Monitoring Training#

Tensorboard monitoring#

In addition to the text-based job monitoring described in the previous section, you can also use standard tools such as TensorBoard to monitor training job progress. To view an ongoing training job in TensorBoard, you first need to identify the experiment directory associated with your ongoing job. This will typically be the most recently created directory under ~/neuronx-distributed-training/examples/nemo_experiments/hf_llama3_8B/. Once you have identifed the directory, cd into it, and then launch TensorBoard:

cd ~/neuronx-distributed-training/examples/nemo_experiments/hf_llama3_8B/
tensorboard --logdir ./

With TensorBoard running, you can then view the TensorBoard dashboard by browsing to http://localhost:6006 on your local machine.
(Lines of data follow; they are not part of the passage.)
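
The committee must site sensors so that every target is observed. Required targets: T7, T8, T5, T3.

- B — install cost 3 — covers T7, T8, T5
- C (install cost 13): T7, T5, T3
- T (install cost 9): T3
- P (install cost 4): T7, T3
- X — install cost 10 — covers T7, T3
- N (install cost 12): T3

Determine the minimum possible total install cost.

This is an integer covering problem.
Choose B and P: together they cover T7, T8, T5, T3 — every target.
Total install cost: 3 + 4 = 7.

7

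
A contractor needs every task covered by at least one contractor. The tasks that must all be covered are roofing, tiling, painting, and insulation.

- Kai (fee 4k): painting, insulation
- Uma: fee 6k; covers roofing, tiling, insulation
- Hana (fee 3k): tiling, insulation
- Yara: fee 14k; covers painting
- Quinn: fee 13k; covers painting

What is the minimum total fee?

This is a weighted set-cover instance.
The greedy cost-per-new-task heuristic would pick Hana, Kai, and Uma for 13, but a cheaper cover exists.
Choose Kai and Uma: together they cover roofing, tiling, painting, insulation — every task.
Total fee: 4 + 6 = 10.
No cover costs less than 10.

10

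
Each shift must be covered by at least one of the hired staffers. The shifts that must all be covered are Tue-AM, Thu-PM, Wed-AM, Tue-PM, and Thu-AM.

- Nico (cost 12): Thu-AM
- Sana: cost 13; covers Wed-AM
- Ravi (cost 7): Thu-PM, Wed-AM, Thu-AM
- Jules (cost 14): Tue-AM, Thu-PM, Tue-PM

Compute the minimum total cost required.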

If you cannot access TensorBoard at this address, please make sure that you have port-forwarded TCP port 6006 when SSH’ing into the head node,

ssh -i YOUR_KEY.pem ubuntu@HEAD_NODE_IP_ADDRESS -L 6006:127.0.0.1:6006

neuron-top / neuron-monitor / neuron-ls#

The neuron-top tool can be used to view useful information about NeuronCore utilization, vCPU and RAM utilization, and loaded graphs on a per-node basis. To use neuron-top during on ongoing training job, run neuron-top:

ssh compute1-dy-queue1-i1-1  # to determine which compute nodes are in use, run the squeue command
neuron-top

Similarly, once you are logged into one of the active compute nodes, you can also use other Neuron tools such as neuron-monitor and neuron-ls to capture performance and utilization statistics and to understand NeuronCore allocation.